Anteo, Milano, venerdì sera, spettacolo delle 20,30. Settimane fa. “A causa del protrarsi del precedente evento, la proiezione del film avrà inizio con 30 minuti di ritardo”

Data la lentezza del film di Paolo Franchi, l’annuncio è  stato, se vogliamo, profetico.

Trecento persone accampate nei corridoi del cinema. C’è di peggio, molto peggio, però…

Fatto sta che finalmente il film ha inizio e assistiamo al rientro in famiglia di una donna adulta per il compleanno dell’ anziano e ricco e famoso padre, nonché vedovo.

L’idea di centrare il film sui rapporti padre famoso e figlia,  sul tema dell’ idea di sé,  sul controllo dei sentimenti,  sulla necessità di prendere una boccata d’aria, una pausa di riflessione, specie quando si rimane orfani in età matura, sulla passione repressa in onore della famiglia, ecco tutto questo intriga ed è ben scritto e ottimamente recitato.
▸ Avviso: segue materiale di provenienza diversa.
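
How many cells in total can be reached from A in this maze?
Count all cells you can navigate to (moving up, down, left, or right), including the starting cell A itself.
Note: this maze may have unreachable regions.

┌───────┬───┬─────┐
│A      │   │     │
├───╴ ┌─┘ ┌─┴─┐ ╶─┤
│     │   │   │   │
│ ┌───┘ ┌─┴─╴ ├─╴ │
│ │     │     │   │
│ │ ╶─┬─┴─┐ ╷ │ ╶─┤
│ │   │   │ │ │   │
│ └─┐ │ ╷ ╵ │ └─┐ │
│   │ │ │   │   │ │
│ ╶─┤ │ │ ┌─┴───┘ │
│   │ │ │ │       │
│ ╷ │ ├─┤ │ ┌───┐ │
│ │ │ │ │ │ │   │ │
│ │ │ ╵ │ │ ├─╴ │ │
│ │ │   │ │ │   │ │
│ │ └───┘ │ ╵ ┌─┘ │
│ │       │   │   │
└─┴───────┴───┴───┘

Using BFS/flood-fill to find all reachable cells from A:
Maze size: 9 × 9 = 81 total cells
41 cell(s) are walled off and cannot be reached from A.
Reachable cells: 40

Reachable region (· marks reachable cells):

┌───────┬───┬─────┐
│A · · ·│   │     │
├───╴ ┌─┘ ┌─┴─┐ ╶─┤
│· · ·│   │· ·│   │
│ ┌───┘ ┌─┴─╴ ├─╴ │
│·│     │· · ·│   │
│ │ ╶─┬─┴─┐ ╷ │ ╶─┤
│·│   │· ·│·│·│   │
│ └─┐ │ ╷ ╵ │ └─┐ │
│· ·│ │·│· ·│· ·│ │
│ ╶─┤ │ │ ┌─┴───┘ │
│· ·│ │·│·│       │
│ ╷ │ ├─┤ │ ┌───┐ │
│·│·│ │ │·│ │   │ │
│ │ │ ╵ │ │ ├─╴ │ │
│·│·│   │·│ │   │ │
│ │ └───┘ │ ╵ ┌─┘ │
│·│· · · ·│   │   │
└─┴───────┴───┴───┘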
Se però si cerca un film con ritmi da secolo ìn corso, questo non è il vostro film.

Franchi rallenta progressivamente non solo il vissuto dei protagonisti (mentre lascia invariati i ritmi dei comprimari), ma anche le loro azioni a sottolineare, immagino, il vuoto e il silenzio interiore sofferto.
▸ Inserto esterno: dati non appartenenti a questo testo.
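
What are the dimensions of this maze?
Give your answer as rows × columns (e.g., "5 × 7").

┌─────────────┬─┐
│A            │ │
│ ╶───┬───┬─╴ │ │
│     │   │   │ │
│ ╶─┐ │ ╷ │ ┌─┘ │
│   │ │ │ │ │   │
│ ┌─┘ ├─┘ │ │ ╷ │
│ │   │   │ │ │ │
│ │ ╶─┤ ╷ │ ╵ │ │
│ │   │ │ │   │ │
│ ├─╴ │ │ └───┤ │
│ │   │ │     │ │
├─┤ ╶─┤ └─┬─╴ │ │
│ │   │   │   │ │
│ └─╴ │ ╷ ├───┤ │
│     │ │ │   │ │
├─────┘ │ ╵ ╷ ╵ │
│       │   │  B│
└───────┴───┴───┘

Counting the maze dimensions:
Rows (vertical): 9
Columns (horizontal): 8
Dimensions: 9 × 8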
Vedendolo dentro di me dicevo: nessuno oggi lavora e vive a quei ritmi, si alza con quella pacatezza,  sposta i fogli di lavoro con quella estenuante lentezza.

Questo è al contempo il pregio stilistico e il suo difetto maggiore. Sembra di essere precipitati indietro negli sceneggiati anni 60, maigret, nero wolfe, quelle scene quasi sempre in interni a vedere le quali uno inevitabilmente dice: suvvia, muoviamoci!